What it means to the industry: Clearly the dot-coms that successfully navigate through the choppy post-crash waters are the ones that stop acting like dot-coms and start acting like traditional software companies. BuildPoint, like all of the survivors (so far), has gotten more serious about its product and is sending a message through its management shifts that it will be even more serious in the future. By the way, BuildPoint's closest previous rival, the shuttered ContractorHub.com, was sold and is supposedly making a comeback. Could get interesting.

But all customers care about are two things: Being able to do what they want to do and feeling secure that the company will be around for the foreseeable future. That's why the traditional software companies are making such inroads. People know and trust them and get the particular applications that they are used to using (scheduling, accounting, project management, etc.) bundled in with Web functionality. As the dot-coms and traditional software companies evolve or team up to become mirror images of each other, the industry can only benefit.

BuildPoint probably started out as a solution in search of a need.
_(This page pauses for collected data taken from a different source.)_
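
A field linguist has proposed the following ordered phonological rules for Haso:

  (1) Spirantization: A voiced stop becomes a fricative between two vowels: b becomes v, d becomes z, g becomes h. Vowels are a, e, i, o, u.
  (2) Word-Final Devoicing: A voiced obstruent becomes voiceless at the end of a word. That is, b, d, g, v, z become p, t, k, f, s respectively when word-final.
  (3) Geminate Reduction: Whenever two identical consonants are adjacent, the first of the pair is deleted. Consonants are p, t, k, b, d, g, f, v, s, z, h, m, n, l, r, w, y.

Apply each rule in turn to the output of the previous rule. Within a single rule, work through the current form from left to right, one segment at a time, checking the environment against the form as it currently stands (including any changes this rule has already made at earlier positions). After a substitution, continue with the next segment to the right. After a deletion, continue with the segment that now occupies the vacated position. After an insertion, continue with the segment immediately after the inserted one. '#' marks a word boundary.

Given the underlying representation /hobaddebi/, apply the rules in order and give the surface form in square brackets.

(1) Spirantization: [hobaddebi] → [hovaddevi]
(2) Word-Final Devoicing: no change — [hovaddevi]
(3) Geminate Reduction: [hovaddevi] → [hovadevi]

[hovadevi]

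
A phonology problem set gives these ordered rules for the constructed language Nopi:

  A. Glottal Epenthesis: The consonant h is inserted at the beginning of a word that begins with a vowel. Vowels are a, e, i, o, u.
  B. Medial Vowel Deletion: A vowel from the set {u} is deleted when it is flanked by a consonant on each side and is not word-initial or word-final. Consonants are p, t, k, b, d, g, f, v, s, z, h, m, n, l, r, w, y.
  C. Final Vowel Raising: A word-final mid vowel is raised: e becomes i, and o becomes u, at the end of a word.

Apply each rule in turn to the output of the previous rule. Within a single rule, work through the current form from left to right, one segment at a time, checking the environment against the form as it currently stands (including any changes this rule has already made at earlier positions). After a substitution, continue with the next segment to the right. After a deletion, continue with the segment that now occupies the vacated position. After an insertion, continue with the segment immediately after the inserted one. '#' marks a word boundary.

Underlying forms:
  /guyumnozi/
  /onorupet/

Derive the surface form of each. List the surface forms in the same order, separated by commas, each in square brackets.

[gymnozi], [honorpet]

/guyumnozi/:
  A Glottal Epenthesis: no change — [guyumnozi]
  B Medial Vowel Deletion: [guyumnozi] → [gymnozi]
  C Final Vowel Raising: no change — [gymnozi]
/onorupet/:
  A Glottal Epenthesis: [onorupet] → [honorupet]
  B Medial Vowel Deletion: [honorupet] → [honorpet]
  C Final Vowel Raising: no change — [honorpet]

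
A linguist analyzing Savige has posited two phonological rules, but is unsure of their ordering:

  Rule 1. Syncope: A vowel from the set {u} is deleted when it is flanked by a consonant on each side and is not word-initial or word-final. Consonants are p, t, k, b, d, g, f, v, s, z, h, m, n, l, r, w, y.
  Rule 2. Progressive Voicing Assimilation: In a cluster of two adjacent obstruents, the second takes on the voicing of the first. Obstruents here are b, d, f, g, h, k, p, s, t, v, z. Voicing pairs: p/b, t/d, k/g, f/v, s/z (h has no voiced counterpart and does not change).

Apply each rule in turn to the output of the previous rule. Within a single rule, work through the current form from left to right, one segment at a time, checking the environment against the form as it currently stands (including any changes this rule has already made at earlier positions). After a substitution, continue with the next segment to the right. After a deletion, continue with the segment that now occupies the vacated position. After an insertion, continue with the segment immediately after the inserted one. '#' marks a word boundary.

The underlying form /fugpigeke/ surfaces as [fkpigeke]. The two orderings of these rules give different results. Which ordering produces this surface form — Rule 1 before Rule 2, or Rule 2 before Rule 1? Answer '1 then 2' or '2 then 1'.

Order 1 then 2:
  1 Syncope: [fugpigeke] → [fgpigeke]
  2 Progressive Voicing Assimilation: [fgpigeke] → [fkpigeke]
  result: [fkpigeke]
Order 2 then 1:
  2 Progressive Voicing Assimilation: [fugpigeke] → [fugbigeke]
  1 Syncope: [fugbigeke] → [fgbigeke]
  result: [fgbigeke]

1 then 2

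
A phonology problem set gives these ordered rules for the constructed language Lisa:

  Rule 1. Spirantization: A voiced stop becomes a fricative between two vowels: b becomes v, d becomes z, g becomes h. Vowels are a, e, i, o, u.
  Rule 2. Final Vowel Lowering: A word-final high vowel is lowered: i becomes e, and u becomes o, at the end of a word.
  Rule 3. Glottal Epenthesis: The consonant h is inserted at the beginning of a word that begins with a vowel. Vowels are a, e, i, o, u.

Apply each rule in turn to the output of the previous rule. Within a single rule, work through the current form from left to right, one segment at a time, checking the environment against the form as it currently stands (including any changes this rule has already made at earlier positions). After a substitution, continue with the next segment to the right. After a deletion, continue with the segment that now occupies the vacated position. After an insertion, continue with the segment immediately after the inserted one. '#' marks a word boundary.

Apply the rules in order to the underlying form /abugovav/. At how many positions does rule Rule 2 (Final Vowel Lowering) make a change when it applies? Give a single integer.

Rule 1 Spirantization: [abugovav] → [avuhovav]
Rule 2 Final Vowel Lowering: no change — [avuhovav]
Rule 3 Glottal Epenthesis: [avuhovav] → [havuhovav]
Rule Rule 2 changed 0 position(s).

0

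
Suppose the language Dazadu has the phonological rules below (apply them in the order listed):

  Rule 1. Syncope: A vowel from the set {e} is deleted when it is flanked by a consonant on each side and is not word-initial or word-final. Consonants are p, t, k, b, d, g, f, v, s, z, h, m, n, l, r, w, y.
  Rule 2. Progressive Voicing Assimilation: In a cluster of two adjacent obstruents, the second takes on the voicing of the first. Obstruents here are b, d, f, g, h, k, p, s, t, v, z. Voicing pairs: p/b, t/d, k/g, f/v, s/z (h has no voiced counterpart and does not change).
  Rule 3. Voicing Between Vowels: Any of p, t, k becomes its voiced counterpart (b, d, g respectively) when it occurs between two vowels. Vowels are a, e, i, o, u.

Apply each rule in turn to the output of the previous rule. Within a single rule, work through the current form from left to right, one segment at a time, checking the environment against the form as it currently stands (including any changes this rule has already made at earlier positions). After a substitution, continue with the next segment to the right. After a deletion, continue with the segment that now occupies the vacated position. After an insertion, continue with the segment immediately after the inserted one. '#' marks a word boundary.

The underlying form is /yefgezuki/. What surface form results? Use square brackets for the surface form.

[yfksugi]

Rule 1 Syncope: [yefgezuki] → [yfgzuki]
Rule 2 Progressive Voicing Assimilation: [yfgzuki] → [yfksuki]
Rule 3 Voicing Between Vowels: [yfksuki] → [yfksugi]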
Two years ago at A/E/C SYSTEMS, everybody "discovered" subcontractors and tried to make them their new best friends. Predictions were that the whole industry would be purchasing online in no time. Gradually most of those companies died painful deaths or un-dot-commed themselves. BuildPoint has struggled with the best of them. Founder Aalami has been promoted, demoted, shifted and retitled more often than a ship on rough seas, but he prevails and for BuildPoint, and for the industry, that's a good thing. Many of the founders of the other Internet companies in this industry haven't been as lucky.